Credit Card Competition Act – Issuer Network Fees Could Rise Dramatically 

McGovern Smith’s analysis of covered U.S. issuers (i.e., those financial institutions with over $100 billion in assets under the proposed act) and the network fees tied to their credit card volume suggests a pending storm for exempt and some covered financial institutions. While credit interchange declines get the headline (and deservedly so after debit and the Durbin Amendment), an under the radar aspect of the pending legislation is the potentially dramatic rise in MasterCard/Visa network fees facing exempt credit card issuers and others. 

McGovern Smith estimates MasterCard and Visa earn $3.1 billion and $4.1 billion a year, respectively, in network fees tied to covered issuer credit card network volume. This revenue will be at considerable risk of decline should one or more challenger networks (i.e., American Express, Discover, Fiserv/Star, or other network.) gain traction – generally requiring fee increases by MasterCard and/or Visa to largely maintain network economics without diminishing services, operations, and issuer support levels. And since the largest banks and merchants will largely remain unaffected fee wise, exempt financial institutions, smaller covered issuers, and small to mid-size merchants will bear the brunt of any network volume decline. A 25% to 50% reduction in covered issuer credit card volume could cause a ~$1 to $2 billion a year revenue shortfall at MasterCard and Visa. 

MasterCard and Visa will certainly rationalize some operations and delivery should the proposed legislation go into effect. However, their respective value propositions are tied to the product, innovation, technology, staff, marketing, program and other support offered to network participants. This is not easily replicated by other networks and will be a key source of differentiation competing for the largest issuers in the U.S. This suggests that existing delivery and capabilities will largely be retained and that one or both networks will look to fee increases to offset any revenue shortfall. 

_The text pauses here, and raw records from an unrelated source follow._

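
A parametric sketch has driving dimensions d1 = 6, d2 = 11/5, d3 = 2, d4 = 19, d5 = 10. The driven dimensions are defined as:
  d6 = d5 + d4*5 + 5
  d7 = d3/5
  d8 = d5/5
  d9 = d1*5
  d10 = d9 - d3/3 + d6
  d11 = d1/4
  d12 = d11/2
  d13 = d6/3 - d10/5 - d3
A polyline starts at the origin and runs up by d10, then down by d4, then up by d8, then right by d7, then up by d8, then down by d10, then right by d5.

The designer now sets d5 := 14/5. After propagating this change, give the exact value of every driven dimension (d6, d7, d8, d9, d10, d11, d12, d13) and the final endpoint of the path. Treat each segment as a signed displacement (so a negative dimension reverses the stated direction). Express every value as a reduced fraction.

Apply edit: d5 := 14/5
  d6 = d5 + d4*5 + 5 = 514/5
  d7 = d3/5 = 2/5
  d8 = d5/5 = 14/25
  d9 = d1*5 = 30
  d10 = d9 - d3/3 + d6 = 1982/15
  d11 = d1/4 = 3/2
  d12 = d11/2 = 3/4
  d13 = d6/3 - d10/5 - d3 = 146/25
Walk from origin (0, 0):
  seg 1: up by d10 = 1982/15 → (0, 1982/15)
  seg 2: down by d4 = 19 → (0, 1697/15)
  seg 3: up by d8 = 14/25 → (0, 8527/75)
  seg 4: right by d7 = 2/5 → (2/5, 8527/75)
  seg 5: up by d8 = 14/25 → (2/5, 8569/75)
  seg 6: down by d10 = 1982/15 → (2/5, -447/25)
  seg 7: right by d5 = 14/5 → (16/5, -447/25)

d6 = 514/5
d7 = 2/5
d8 = 14/25
d9 = 30
d10 = 1982/15
d11 = 3/2
d12 = 3/4
d13 = 146/25
endpoint = (16/5, -447/25)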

To the extent MasterCard or Visa target exempt and smaller covered credit card issuers to recover the majority of any revenue shortfall, these institutions could see network fees double or even triple the rates currently paid for credit card network services. Material network fee increases to exempt credit card issuers along with any decline in interchange would make it very challenging for community banks and credit unions to compete effectively and profitably in the credit card market. 

Not all issuer fee increases would be obvious; although increases in cross-border, core, or quarterly service fees would. The biggest contributor to fee increases is expected to be in the loss of or reduction in financial incentives or other benefits (such as product support or consulting/advisory) in existing and go forward network agreements. Financial incentives have historically been the primary mechanism used by networks to discount issuer fees. Should these go away or be greatly diminished, exempt issuers and smaller covered issuers could incur material credit card network fee increases. 

Issuers of all sizes should review their participation agreements and determine the implications of one or more of the following should the proposed or similar legislation go into effect: 

  • Program requirements or volume triggers that eliminate incentives or benefits altogether or cause possible termination and/or renegotiation of network agreements. 
  • Volume-based or growth-based incentives or benefits that decline as volume shifts to other competing networks. 
  • Fee elements that are not subject to fee escalator protection or the lack of fee element escalator protection altogether.

Will the dramatic increase in network fees occur over night? Highly unlikely as network alternatives would need to effectively cover the full spectrum of card programs that MasterCard and Visa credit card issuers offer today. However, over the near term we expect restructuring of issuer relationships that are set to expire to alter financial incentive structures and triggers, reduce program and/or account management support, and provide payments networks the ability to more readily raise fees.